Once it was confirmed that the song would become a BTU single — Williams credits Republic Records CEO Monte Lipman with making that happen and coordinating a partnership with Republic Records Action Committee (R2AC), a task force aimed at taking on social injustices — the biggest challenge became getting members to record and, later, shoot a music video. With everyone scattered and working on various productions, those who could meet did so inside New Jersey Performing Arts Center while others, like McDonald and Deavere Smith, filmed solo.

“We are honored to work with Black Theatre United on such an important mission to help bring light to the racial disparities in the Black theater community with ‘Stand for Change,’” says Avery Lipman, co-founder and president of Republic Records. “The song conveys a vital message that will inspire change not only in the theater world but all over the world.”

The video, produced by HunterPark Prods. partners Bethanie Schwartz and Lauren Tuttman in collaboration with Liz Curtis, was directed by filmmaker Michael Cooke and features many of the performers dressed for a black-tie event while belting it out at center stage. “There were a lot of tears and screams,” Williams says of the chance to be together in person, with all the necessary COVID-19 precautions and protocols in place. “Besides the mechanics of getting it done, the feeling of getting all glammed up, holding hands, singing about standing for change, saying their names and bringing light into the dark, it was a joyful experience.”

Williams says now that the song is out in the world, she hopes it takes on a life of its own. “I would love it to be the ‘We Are the World’ of our time.
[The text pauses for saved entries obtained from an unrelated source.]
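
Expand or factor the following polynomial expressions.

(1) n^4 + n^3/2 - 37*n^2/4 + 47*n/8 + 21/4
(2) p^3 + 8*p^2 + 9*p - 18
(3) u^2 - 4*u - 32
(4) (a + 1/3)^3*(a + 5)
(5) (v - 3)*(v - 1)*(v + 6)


(1) = (n - 2)*(n - 3/2)*(n + 1/2)*(n + 7/2)
(2) = (p - 1)*(p + 3)*(p + 6)
(3) = (u - 8)*(u + 4)
(4) = a^4 + 6*a^3 + 16*a^2/3 + 46*a/27 + 5/27
(5) = v^3 + 2*v^2 - 21*v + 18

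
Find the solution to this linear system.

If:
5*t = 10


Then:
t = 2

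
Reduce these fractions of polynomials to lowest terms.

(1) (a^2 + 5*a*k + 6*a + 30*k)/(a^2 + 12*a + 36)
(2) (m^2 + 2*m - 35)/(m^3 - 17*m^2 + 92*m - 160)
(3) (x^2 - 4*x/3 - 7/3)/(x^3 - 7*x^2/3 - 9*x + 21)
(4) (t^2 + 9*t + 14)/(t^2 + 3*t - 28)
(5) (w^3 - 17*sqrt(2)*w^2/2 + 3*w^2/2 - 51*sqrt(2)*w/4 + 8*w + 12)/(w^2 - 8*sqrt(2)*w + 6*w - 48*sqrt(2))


(1) = (a + 5*k)/(a + 6)
(2) = (m + 7)/(m^2 - 12*m + 32)
(3) = (x + 1)/(x^2 - 9)
(4) = (t + 2)/(t - 4)
(5) = (4*w^2 + w*(6 - 2*sqrt(2)) - 3*sqrt(2))/(4*w + 24)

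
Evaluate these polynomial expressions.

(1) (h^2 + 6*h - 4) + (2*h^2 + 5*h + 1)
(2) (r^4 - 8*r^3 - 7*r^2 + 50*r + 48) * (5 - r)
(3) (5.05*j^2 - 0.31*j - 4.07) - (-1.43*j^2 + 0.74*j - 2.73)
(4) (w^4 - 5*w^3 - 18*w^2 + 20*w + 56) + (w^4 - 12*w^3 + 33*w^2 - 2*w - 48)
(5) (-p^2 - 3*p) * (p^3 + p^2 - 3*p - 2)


(1) = 3*h^2 + 11*h - 3
(2) = -r^5 + 13*r^4 - 33*r^3 - 85*r^2 + 202*r + 240
(3) = 6.48*j^2 - 1.05*j - 1.34
(4) = 2*w^4 - 17*w^3 + 15*w^2 + 18*w + 8
(5) = -p^5 - 4*p^4 + 11*p^2 + 6*p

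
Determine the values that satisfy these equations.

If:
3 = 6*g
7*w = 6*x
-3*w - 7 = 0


Then:
g = 1/2
w = -7/3
x = -49/18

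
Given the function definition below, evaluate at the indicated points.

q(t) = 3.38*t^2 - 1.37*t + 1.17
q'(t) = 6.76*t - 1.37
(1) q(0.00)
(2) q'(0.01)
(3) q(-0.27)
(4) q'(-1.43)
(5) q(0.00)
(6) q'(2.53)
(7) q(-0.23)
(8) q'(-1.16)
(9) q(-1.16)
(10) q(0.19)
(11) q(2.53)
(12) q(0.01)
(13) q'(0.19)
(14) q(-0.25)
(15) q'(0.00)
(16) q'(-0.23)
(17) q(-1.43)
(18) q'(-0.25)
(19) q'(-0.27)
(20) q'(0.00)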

I hope that ‘Stand for Change’ can be one of those songs that you see dance companies perform, choruses sing because it is so moving and so relevant. Black Theatre United had the wonderful opportunity to be the first to record it, but I hope it’s one of those wonderful songs that lives on and that we were just the seed that helped it spread love and change.”

Sales of the single will help fund BTU’s future endeavors, which, thus far, have included a series of town hall discussions. One featured NAACP Legal Defense Fund president Sherrilyn Ifill with McDonald and another featured Viola Davis in conversation with Fair Fight and Fair Count’s Stacey Abrams and Dr. Jeanine Abrams McLean. Williams made it clear they are just getting warmed up and in the future they plan on growing the board, its membership, outreach and experiences. “I hope that we’re here for my grandchildren with a legacy that will last forever.”